In calculus, the product rule is a fundamental tool for differentiating functions that are products of two or more differentiable functions. When you have a function composed of the product of two functions, say \( u(x) \) and \( v(x) \), the product rule helps you find the derivative of their product. The rule is expressed mathematically as:\[ (uv)' = u'v + uv' \]Here’s how it works in practice:

• Identify the two functions: First, identify the two differentiable functions that make up the product.
• Differentiate individually: Differentiate each function separately. That means find \( u' \) and \( v' \).
• Apply the formula: Substitute into the product rule formula. Multiply \( u' \) by \( v \), and \( u \) by \( v' \), and add them together.

This rule ensures you correctly account for the way both functions contribute to the change in the product.

The chain rule is another essential differentiation tool. It is used whenever you need to differentiate a composite function—a function of a function.
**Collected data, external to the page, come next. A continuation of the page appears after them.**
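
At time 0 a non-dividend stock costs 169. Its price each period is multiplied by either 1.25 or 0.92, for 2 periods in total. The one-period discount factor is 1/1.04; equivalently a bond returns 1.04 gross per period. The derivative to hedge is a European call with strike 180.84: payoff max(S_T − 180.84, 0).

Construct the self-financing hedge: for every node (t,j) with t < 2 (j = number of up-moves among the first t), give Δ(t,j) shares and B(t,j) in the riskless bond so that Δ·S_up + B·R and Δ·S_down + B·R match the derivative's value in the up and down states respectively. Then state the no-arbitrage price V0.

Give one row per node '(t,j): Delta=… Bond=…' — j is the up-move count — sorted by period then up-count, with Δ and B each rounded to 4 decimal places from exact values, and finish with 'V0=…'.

(0,0): Delta=0.5853 Bond=-82.9587
(1,0): Delta=0.2633 Bond=-36.2156
(1,1): Delta=1.0000 Bond=-173.8846
V0=15.9552

The replicating-portfolio and risk-neutral prices coincide; use p* = (1.04−0.92)/(1.25−0.92) = 0.3636 for the latter.
Terminal payoffs: V(2,0)=0.0000, V(2,1)=13.5100, V(2,2)=83.2225
Node (1,0) S=155.4800: V=(p*·13.5100+(1−p*)·0.0000)/1.04=4.7238; Δ=(13.5100−0.0000)/(194.3500−143.0416)=0.2633; B=V−Δ·S=-36.2156
Node (1,1) S=211.2500: V=(p*·83.2225+(1−p*)·13.5100)/1.04=37.3654; Δ=(83.2225−13.5100)/(264.0625−194.3500)=1.0000; B=V−Δ·S=-173.8846
Node (0,0) S=169.0000: V=(p*·37.3654+(1−p*)·4.7238)/1.04=15.9552; Δ=(37.3654−4.7238)/(211.2500−155.4800)=0.5853; B=V−Δ·S=-82.9587
Each (Δ,B) replicates both successor values, so the strategy is self-financing and V0 is arbitrage-free.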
If you have a function \( y = f(g(x)) \), the chain rule provides a systematic way to find its derivative:\[ \frac{dy}{dx} = f'(g(x)) \cdot g'(x) \]The chain rule works as follows:

• Identify the outer and inner functions: The function \( g(x) \) is the "inner" function and \( f \) is the "outer" function.
• Differentiate separately: First, find the derivative of the outer function with respect to the inner function, \( f'(g(x)) \). Then find the derivative of the inner function, \( g'(x) \).
• Multiply the derivatives: Multiply these two derivatives to get the total derivative of the composite function.

The chain rule is particularly powerful for handling logarithmic, exponential, and trigonometric functions that are nested within another function.

Logarithmic differentiation is a technique used for differentiating functions that are difficult to differentiate using standard rules, especially when the function is a product, quotient, or a power involving variables. It involves taking the natural logarithm on both sides of an equation \( y = f(x) \), and then differentiating to simplify the process:1. Apply logarithms: Start by taking the natural logarithm (\( \ln \)) of both sides of the equation \( y = f(x) \). This uses the property of logarithms to transform products into sums, which are easier to differentiate.2. Differentiate using the chain rule: Differentiate both sides with respect to \( x \). Utilize the chain rule to handle the \( \ln(y) \), keeping in mind that \( \frac{d}{dx} \ln(y) = \frac{1}{y} \cdot \frac{dy}{dx} \).3. Solve for \( \frac{dy}{dx} \): Rearrange your differentiated equation to solve for \( \frac{dy}{dx} \).This method simplifies differentiation considerably, particularly for functions where direct application of differentiation rules is cumbersome.